The tool, released Wednesday in beta, is available as a downloadable extension in some browsers, including those operated by Mozilla, Abine, Brave, and DuckDuckGo.
California's new privacy law, which took effect in January, gives consumers the right to learn what personal information has been collected about them by companies, have that information deleted, and prevent the sale of that data to third parties.
Regulations crafted by Attorney General Xavier Becerra require companies to honor global do-not-sell requests that consumers send through browser-based tools.
On Wednesday, he praised the new tool.
"This proposed standard is a first step towards a meaningful global privacy control that will make it simple and easy for consumers to exercise their privacy rights online," Becerra tweeted.
Most of the major browser developers already offer “do-not-track” settings, but those signals don't necessarily communicate that users don't want their data “sold,” as that term is defined by California law.
The ad industry opposes the requirement to honor universal opt-out signals, arguing both that the statute itself doesn't include that mandate, and that the requirement violates advertisers' First Amendment rights.

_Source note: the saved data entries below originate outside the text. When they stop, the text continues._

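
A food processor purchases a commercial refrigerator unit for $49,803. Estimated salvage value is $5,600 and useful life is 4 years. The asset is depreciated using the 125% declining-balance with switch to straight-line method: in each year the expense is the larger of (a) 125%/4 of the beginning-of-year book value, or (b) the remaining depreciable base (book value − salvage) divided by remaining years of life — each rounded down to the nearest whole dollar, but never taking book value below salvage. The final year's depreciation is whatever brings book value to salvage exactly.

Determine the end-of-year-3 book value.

$14,570

Depreciable base = $49,803 − $5,600 = $44,203.
Year 1: DB = ⌊$49,803 × 125%/4⌋ = $15,563; SL = ⌊$44,203/4⌋ = $11,050 → take DB $15,563. Book value $34,240.
Year 2: DB = ⌊$34,240 × 125%/4⌋ = $10,700; SL = ⌊$28,640/3⌋ = $9,546 → take DB $10,700. Book value $23,540.
Year 3: DB = ⌊$23,540 × 125%/4⌋ = $7,356; SL = ⌊$17,940/2⌋ = $8,970 → take SL $8,970. Book value $14,570.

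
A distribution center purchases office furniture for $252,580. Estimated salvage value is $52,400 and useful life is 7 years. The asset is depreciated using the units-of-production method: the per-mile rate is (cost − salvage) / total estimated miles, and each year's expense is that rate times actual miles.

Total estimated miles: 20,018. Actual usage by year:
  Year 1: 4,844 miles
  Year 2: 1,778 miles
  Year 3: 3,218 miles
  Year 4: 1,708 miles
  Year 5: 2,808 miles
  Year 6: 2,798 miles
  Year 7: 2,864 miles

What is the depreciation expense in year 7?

Depreciable base = $252,580 − $52,400 = $200,180.
Rate = $200,180 / 20,018 miles = $10 per mile.
Year 1: 4,844 × $10 = $48,440. Book value $204,140.
Year 2: 1,778 × $10 = $17,780. Book value $186,360.
Year 3: 3,218 × $10 = $32,180. Book value $154,180.
Year 4: 1,708 × $10 = $17,080. Book value $137,100.
Year 5: 2,808 × $10 = $28,080. Book value $109,020.
Year 6: 2,798 × $10 = $27,980. Book value $81,040.
Year 7: 2,864 × $10 = $28,640. Book value $52,400.

$28,640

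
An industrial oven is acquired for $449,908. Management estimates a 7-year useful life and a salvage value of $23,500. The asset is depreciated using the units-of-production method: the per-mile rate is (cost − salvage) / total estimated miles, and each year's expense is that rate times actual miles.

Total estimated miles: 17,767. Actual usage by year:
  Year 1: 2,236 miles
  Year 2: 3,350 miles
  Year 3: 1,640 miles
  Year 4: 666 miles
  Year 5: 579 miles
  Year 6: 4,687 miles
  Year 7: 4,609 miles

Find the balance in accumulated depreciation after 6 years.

Depreciable base = $449,908 − $23,500 = $426,408.
Rate = $426,408 / 17,767 miles = $24 per mile.
Year 1: 2,236 × $24 = $53,664. Book value $396,244.
Year 2: 3,350 × $24 = $80,400. Book value $315,844.
Year 3: 1,640 × $24 = $39,360. Book value $276,484.
Year 4: 666 × $24 = $15,984. Book value $260,500.
Year 5: 579 × $24 = $13,896. Book value $246,604.
Year 6: 4,687 × $24 = $112,488. Book value $134,116.
Accumulated through year 6 = $449,908 − $134,116 = $315,792.

$315,792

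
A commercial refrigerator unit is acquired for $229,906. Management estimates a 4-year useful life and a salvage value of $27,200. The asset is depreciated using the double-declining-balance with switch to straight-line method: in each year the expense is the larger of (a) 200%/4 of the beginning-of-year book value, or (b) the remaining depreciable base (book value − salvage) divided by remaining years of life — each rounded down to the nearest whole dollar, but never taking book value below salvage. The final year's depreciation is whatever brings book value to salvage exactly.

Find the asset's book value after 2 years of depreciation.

Depreciable base = $229,906 − $27,200 = $202,706.
Year 1: DB = ⌊$229,906 × 200%/4⌋ = $114,953; SL = ⌊$202,706/4⌋ = $50,676 → take DB $114,953. Book value $114,953.
Year 2: DB = ⌊$114,953 × 200%/4⌋ = $57,476; SL = ⌊$87,753/3⌋ = $29,251 → take DB $57,476. Book value $57,477.

$57,477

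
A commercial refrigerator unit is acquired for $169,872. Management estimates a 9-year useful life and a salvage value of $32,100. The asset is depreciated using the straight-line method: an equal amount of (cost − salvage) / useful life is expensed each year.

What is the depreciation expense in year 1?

Depreciable base = $169,872 − $32,100 = $137,772.
Annual expense = $137,772 / 9 = $15,308.

$15,308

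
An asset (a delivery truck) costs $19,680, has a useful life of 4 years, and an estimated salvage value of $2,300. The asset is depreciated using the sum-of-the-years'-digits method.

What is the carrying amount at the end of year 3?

$4,038

Depreciable base = $19,680 − $2,300 = $17,380.
Sum of the years' digits = 4+3+2+1 = 10.
Year 1: $17,380 × 4/10 = $6,952. Book value $12,728.
Year 2: $17,380 × 3/10 = $5,214. Book value $7,514.
Year 3: $17,380 × 2/10 = $3,476. Book value $4,038.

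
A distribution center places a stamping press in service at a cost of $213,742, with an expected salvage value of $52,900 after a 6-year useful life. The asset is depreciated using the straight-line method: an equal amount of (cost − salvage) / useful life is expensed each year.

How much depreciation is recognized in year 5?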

“Instead of instituting a blanket requirement for businesses to honor browser signals and other intermediary controls, a proposal that goes beyond the law’s intent and scope, the law should provide that businesses may honor these browser controls or offer consumers another, equally effective method of opting out of personal information sale,” the Association for National Advertisers wrote to Governor Gavin Newsom in June.
The initiative for the do-not-sell extension was led by Georgetown Law's Ashkan Soltani, formerly chief technologist with the Federal Trade Commission, and Wesleyan University's Sebastian Zimmeck, and later joined by companies and organizations including The New York Times, The Washington Post, Digital Content Next, Consumer Reports, and the Electronic Frontier Foundation.